Fr. Brian Zumbrum’s homilies and reflections are posted weekly at Leaven in the World prior to a given Sunday. To see the archive of all his posts, just click here: Salesian Sermons
24th Sunday in Ordinary Time | September 12/13, 2015
PROTIP: Before reading on, be sure to take a look at the Sunday readings here. This homily focuses on the Gospel reading.
So there is a song out right now that has been stuck in my head for the last few weeks.
It’s by Adam Levine and the refrain goes something like this . .
If I got locked away. If we lost it all today. Tell me honestly would you still love me the same. If I showed you my flaws, if I couldn’t be strong. Tell me honestly, would you still love me the same.
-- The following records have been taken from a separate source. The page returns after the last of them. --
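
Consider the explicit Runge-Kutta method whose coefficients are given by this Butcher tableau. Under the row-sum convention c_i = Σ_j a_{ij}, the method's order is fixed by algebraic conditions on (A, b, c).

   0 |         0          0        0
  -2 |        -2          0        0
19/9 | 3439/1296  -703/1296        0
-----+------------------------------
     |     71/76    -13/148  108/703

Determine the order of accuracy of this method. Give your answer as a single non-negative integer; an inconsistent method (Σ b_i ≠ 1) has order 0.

b = (71/76, -13/148, 108/703)
c = (0, -2, 19/9)
Ac = (0, 0, 703/648)
Σ b_i: 71/76·1 + (-13/148)·1 + 108/703·1 = 1 ✓
b·c: (-13/148)·(-2) + 108/703·19/9 = 1/2 ✓
b·c²: (-13/148)·4 + 108/703·361/81 = 1/3 ✓
b·Ac: 108/703·703/648 = 1/6 ✓; 3 stages ⇒ order 3.

3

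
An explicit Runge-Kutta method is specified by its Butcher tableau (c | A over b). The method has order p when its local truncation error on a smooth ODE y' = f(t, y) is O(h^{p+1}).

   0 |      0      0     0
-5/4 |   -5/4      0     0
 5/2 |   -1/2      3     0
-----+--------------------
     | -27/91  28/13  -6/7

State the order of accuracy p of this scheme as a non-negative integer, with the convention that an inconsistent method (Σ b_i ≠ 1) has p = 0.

1

b = (-27/91, 28/13, -6/7)
c = (0, -5/4, 5/2)
Ac = (0, 0, -15/4)
Σ b_i: (-27/91)·1 + 28/13·1 + (-6/7)·1 = 1 ✓
b·c: 28/13·(-5/4) + (-6/7)·5/2 = -440/91 ≠ 1/2 ⇒ order 1.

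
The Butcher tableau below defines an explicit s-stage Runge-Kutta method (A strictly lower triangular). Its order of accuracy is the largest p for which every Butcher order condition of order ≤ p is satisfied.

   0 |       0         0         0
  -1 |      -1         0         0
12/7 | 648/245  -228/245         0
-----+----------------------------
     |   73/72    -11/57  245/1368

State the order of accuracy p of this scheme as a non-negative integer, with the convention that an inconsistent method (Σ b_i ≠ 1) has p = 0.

3

b = (73/72, -11/57, 245/1368)
c = (0, -1, 12/7)
Ac = (0, 0, 228/245)
Σ b_i: 73/72·1 + (-11/57)·1 + 245/1368·1 = 1 ✓
b·c: (-11/57)·(-1) + 245/1368·12/7 = 1/2 ✓
b·c²: (-11/57)·1 + 245/1368·144/49 = 1/3 ✓
b·Ac: 245/1368·228/245 = 1/6 ✓; 3 stages ⇒ order 3.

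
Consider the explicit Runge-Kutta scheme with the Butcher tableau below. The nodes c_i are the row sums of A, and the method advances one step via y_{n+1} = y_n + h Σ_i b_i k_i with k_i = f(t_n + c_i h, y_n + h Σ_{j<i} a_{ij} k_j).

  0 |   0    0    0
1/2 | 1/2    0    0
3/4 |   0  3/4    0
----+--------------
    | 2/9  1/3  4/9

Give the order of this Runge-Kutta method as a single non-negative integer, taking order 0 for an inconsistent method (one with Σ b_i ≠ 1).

b = (2/9, 1/3, 4/9)
c = (0, 1/2, 3/4)
Ac = (0, 0, 3/8)
Σ b_i: 2/9·1 + 1/3·1 + 4/9·1 = 1 ✓
b·c: 1/3·1/2 + 4/9·3/4 = 1/2 ✓
b·c²: 1/3·1/4 + 4/9·9/16 = 1/3 ✓
b·Ac: 4/9·3/8 = 1/6 ✓; 3 stages ⇒ order 3.

3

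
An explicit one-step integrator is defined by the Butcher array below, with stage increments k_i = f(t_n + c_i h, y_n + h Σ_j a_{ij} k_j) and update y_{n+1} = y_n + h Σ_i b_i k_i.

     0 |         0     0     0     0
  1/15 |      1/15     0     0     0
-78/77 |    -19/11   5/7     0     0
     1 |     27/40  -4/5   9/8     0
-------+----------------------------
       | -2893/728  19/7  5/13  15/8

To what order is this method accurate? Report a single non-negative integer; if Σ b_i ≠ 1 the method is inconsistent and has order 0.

b = (-2893/728, 19/7, 5/13, 15/8)
c = (0, 1/15, -78/77, 1)
Ac = (0, 0, 1/21, -27557/23100)
Σ b_i: (-2893/728)·1 + 19/7·1 + 5/13·1 + 15/8·1 = 1 ✓
b·c: 19/7·1/15 + 5/13·(-78/77) + 15/8·1 = 15397/9240 ≠ 1/2 ⇒ order 1.

1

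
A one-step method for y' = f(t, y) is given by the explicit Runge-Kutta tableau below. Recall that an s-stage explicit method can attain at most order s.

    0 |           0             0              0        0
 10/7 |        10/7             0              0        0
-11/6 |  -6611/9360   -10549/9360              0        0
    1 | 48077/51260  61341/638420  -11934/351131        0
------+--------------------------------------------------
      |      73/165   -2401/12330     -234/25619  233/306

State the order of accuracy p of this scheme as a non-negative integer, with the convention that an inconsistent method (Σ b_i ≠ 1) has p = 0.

b = (73/165, -2401/12330, -234/25619, 233/306)
c = (0, 10/7, -11/6, 1)
Ac = (0, 0, -1507/936, 93/466)
Σ b_i: 73/165·1 + (-2401/12330)·1 + (-234/25619)·1 + 233/306·1 = 1 ✓
b·c: (-2401/12330)·10/7 + (-234/25619)·(-11/6) + 233/306·1 = 1/2 ✓
b·c²: (-2401/12330)·100/49 + (-234/25619)·121/36 + 233/306·1 = 1/3 ✓
b·Ac: (-234/25619)·(-1507/936) + 233/306·93/466 = 1/6 ✓
b·c³: (-2401/12330)·1000/343 + (-234/25619)·(-1331/216) + 233/306·1 = 1/4 ✓
b·(c∘Ac): (-234/25619)·16577/5616 + 233/306·93/466 = 1/8 ✓
b·Ac²: (-234/25619)·(-7535/3276) + 233/306·267/3262 = 1/12 ✓
b·A²c: 233/306·51/932 = 1/24 ✓; 4 stages ⇒ order 4.

4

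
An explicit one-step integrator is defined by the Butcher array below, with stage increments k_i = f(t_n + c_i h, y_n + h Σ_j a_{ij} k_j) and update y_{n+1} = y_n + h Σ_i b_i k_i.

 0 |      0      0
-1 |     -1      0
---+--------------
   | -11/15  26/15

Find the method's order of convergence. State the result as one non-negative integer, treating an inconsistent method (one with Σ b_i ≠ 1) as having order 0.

1

b = (-11/15, 26/15)
c = (0, -1)
Σ b_i: (-11/15)·1 + 26/15·1 = 1 ✓
b·c: 26/15·(-1) = -26/15 ≠ 1/2 ⇒ order 1.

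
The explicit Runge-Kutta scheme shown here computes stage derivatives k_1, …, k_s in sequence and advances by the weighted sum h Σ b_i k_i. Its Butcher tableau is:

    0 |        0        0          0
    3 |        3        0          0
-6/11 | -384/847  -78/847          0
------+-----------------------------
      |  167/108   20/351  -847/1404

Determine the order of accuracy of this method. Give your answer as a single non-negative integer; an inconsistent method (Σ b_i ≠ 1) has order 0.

b = (167/108, 20/351, -847/1404)
c = (0, 3, -6/11)
Ac = (0, 0, -234/847)
Σ b_i: 167/108·1 + 20/351·1 + (-847/1404)·1 = 1 ✓
b·c: 20/351·3 + (-847/1404)·(-6/11) = 1/2 ✓
b·c²: 20/351·9 + (-847/1404)·36/121 = 1/3 ✓
b·Ac: (-847/1404)·(-234/847) = 1/6 ✓; 3 stages ⇒ order 3.

3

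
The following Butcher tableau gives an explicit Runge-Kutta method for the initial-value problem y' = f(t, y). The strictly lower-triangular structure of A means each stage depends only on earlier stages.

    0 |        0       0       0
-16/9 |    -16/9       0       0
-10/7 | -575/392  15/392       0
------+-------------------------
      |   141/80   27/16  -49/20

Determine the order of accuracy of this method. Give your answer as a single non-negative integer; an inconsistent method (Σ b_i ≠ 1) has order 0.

b = (141/80, 27/16, -49/20)
c = (0, -16/9, -10/7)
Ac = (0, 0, -10/147)
Σ b_i: 141/80·1 + 27/16·1 + (-49/20)·1 = 1 ✓
b·c: 27/16·(-16/9) + (-49/20)·(-10/7) = 1/2 ✓
b·c²: 27/16·256/81 + (-49/20)·100/49 = 1/3 ✓
b·Ac: (-49/20)·(-10/147) = 1/6 ✓; 3 stages ⇒ order 3.

3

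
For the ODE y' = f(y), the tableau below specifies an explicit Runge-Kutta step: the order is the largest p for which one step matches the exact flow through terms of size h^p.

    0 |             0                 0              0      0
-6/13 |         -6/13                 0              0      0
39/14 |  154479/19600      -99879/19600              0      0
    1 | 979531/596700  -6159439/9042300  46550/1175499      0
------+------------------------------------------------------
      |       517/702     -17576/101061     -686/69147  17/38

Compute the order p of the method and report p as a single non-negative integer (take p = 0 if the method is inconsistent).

b = (517/702, -17576/101061, -686/69147, 17/38)
c = (0, -6/13, 39/14, 1)
Ac = (0, 0, 23049/9800, 361/850)
Σ b_i: 517/702·1 + (-17576/101061)·1 + (-686/69147)·1 + 17/38·1 = 1 ✓
b·c: (-17576/101061)·(-6/13) + (-686/69147)·39/14 + 17/38·1 = 1/2 ✓
b·c²: (-17576/101061)·36/169 + (-686/69147)·1521/196 + 17/38·1 = 1/3 ✓
b·Ac: (-686/69147)·23049/9800 + 17/38·361/850 = 1/6 ✓
b·c³: (-17576/101061)·(-216/2197) + (-686/69147)·59319/2744 + 17/38·1 = 1/4 ✓
b·(c∘Ac): (-686/69147)·898911/137200 + 17/38·361/850 = 1/8 ✓
b·Ac²: (-686/69147)·(-5319/4900) + 17/38·5377/33150 = 1/12 ✓
b·A²c: 17/38·19/204 = 1/24 ✓; 4 stages ⇒ order 4.

4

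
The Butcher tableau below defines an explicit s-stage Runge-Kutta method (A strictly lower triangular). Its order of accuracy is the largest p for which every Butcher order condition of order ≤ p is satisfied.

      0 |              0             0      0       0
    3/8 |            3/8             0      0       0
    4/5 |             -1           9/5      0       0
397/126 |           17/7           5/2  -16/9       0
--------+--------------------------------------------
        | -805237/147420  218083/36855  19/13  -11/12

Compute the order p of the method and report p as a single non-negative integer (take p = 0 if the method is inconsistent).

2

b = (-805237/147420, 218083/36855, 19/13, -11/12)
c = (0, 3/8, 4/5, 397/126)
Ac = (0, 0, 27/40, -349/720)
Σ b_i: (-805237/147420)·1 + 218083/36855·1 + 19/13·1 + (-11/12)·1 = 1 ✓
b·c: 218083/36855·3/8 + 19/13·4/5 + (-11/12)·397/126 = 1/2 ✓
b·c²: 218083/36855·9/64 + 19/13·16/25 + (-11/12)·157609/15876 = -1816057673/247665600 ≠ 1/3 ⇒ order 2.
b·Ac: 19/13·27/40 + (-11/12)·(-349/720) = 32143/22464 ≠ 1/6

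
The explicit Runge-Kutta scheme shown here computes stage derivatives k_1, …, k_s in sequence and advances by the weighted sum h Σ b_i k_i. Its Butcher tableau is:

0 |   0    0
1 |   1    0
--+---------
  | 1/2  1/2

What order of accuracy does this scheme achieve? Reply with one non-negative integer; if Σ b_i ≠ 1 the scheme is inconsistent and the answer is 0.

2

b = (1/2, 1/2)
c = (0, 1)
Σ b_i: 1/2·1 + 1/2·1 = 1 ✓
b·c: 1/2·1 = 1/2 ✓; 2 stages ⇒ order 2.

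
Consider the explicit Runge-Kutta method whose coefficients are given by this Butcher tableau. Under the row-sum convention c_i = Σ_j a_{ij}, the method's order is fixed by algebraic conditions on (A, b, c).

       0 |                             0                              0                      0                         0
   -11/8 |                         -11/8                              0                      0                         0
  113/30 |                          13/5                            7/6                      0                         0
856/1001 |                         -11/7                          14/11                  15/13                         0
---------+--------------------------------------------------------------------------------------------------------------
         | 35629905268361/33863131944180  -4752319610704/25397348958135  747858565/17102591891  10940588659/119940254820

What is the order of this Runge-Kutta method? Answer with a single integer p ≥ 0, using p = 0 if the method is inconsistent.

3

b = (35629905268361/33863131944180, -4752319610704/25397348958135, 747858565/17102591891, 10940588659/119940254820)
c = (0, -11/8, 113/30, 856/1001)
Ac = (0, 0, -77/48, 135/52)
Σ b_i: 35629905268361/33863131944180·1 + (-4752319610704/25397348958135)·1 + 747858565/17102591891·1 + 10940588659/119940254820·1 = 1 ✓
b·c: (-4752319610704/25397348958135)·(-11/8) + 747858565/17102591891·113/30 + 10940588659/119940254820·856/1001 = 1/2 ✓
b·c²: (-4752319610704/25397348958135)·121/64 + 747858565/17102591891·12769/900 + 10940588659/119940254820·732736/1002001 = 1/3 ✓
b·Ac: 747858565/17102591891·(-77/48) + 10940588659/119940254820·135/52 = 1/6 ✓
b·c³: (-4752319610704/25397348958135)·(-1331/512) + 747858565/17102591891·1442897/27000 + 10940588659/119940254820·627222016/1003003001 = 1065099653335074509/369785400830445600 ≠ 1/4 ⇒ order 3.
b·(c∘Ac): 747858565/17102591891·(-8701/1440) + 10940588659/119940254820·28890/13013 = -3947435425/63968135904 ≠ 1/8
b·Ac²: 747858565/17102591891·847/384 + 10940588659/119940254820·117167/6240 = 52079346130603/28785661156800 ≠ 1/12
b·A²c: 10940588659/119940254820·(-385/208) = -64801948211/383808815424 ≠ 1/24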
Now besides the fact that the tune is catchy, I couldn’t help but think about that refrain when I read the Gospel for this weekend.
For it seems like Jesus could have been singing this song to his disciples.
Throughout their time together, the disciples had witnessed Jesus’s power and might. They had watched him cure the sick and feed the hungry. They had watched him rebuke the Pharisees and they had watched him walk on water.
And so Peter’s profession of faith does not come as much of a surprise for us. For after all of that, how could Peter not see the truth of who Jesus was?
And yet, by the end of the Gospel, we recognize an unsettling truth about this profession of faith. Peter had ultimately not professed faith in who Christ was, but in who Peter wanted Christ to be.
For the Jesus that Peter believed in could not be brought low. The Jesus that he believed in could not lose. The Jesus that he believed in could not suffer or die. For then the story would be over. All of Peter’s hopes and dreams would have been crushed.
For Peter, there could be no cross. For he did not yet understand the power of resurrection.
And so he rebuked him. Revealing an answer to our song refrain.
No, Peter was not yet able to love Jesus the same.
For in those moments when Jesus would lose it all. In those darkest of hours, Peter would deny him.
See my friends, in Peter’s struggle to see how his confession of faith could still be true even in the face of death, we can see our own struggle to love Christ the same in the midst of our own crosses.
I don’t know about all of you, but these last few weeks have been filled with more than their share of crosses.
I have buried a former student.
I’ve been working overtime to compensate for our lack of an administrative assistant
Our community has shrunk by two members as people moved out of our house over the summer.
And just yesterday I celebrated the funeral of a father of two high school boys who died of brain cancer.
Yes, my life surely has its share of the cross.
And yet I have a feeling that I am not alone. In fact, if I went around this Church and asked you to name your crosses, I can guarantee we would hear a litany of struggles great and small.
We would hear of aging parents and troubled teenage children.
We would hear of physical ailments and mental illness.
We would hear of cars that don’t start, conference calls that don’t end, and endless mounds of laundry
We would hear of drug addictions and financial troubles.
We would hear of broken relationships, deferred dreams, and dark nights of the soul.
We would hear of bullies and drama, phobias and stress.
And in the midst of so much darkness, the temptation is always there to begin to doubt the light.
To question whether Christ really is present. To question whether God is really there.
And yet, as Christian people, our lives are not defined solely by the cross. They are ultimately defined by the Resurrection.
And in is in this tension that we discover the truth about our own profession of faith.
My friends, we may not always be able to love Christ the same.
We too may have our moments of despair and doubt, of denial and grief.
But our God continues to love us the same.
Remaining with us whether we win or lose. Whether we are standing in the shadow of the cross or basking in the joy of the Resurrection.
Working through us as we help each other to carry our crosses.
Lifting each other up when we fall. Comforting one another when we grieve. Listening to one another when we must vent or process. Standing beside one another when we are afraid.
For God’s love is without measure. And it is extended to each of us. Today. Tomorrow. Forever
Truly that is Good News indeed. May God be Praised.
Thank you for reminding us that through it all remains Jesus’s never ending love.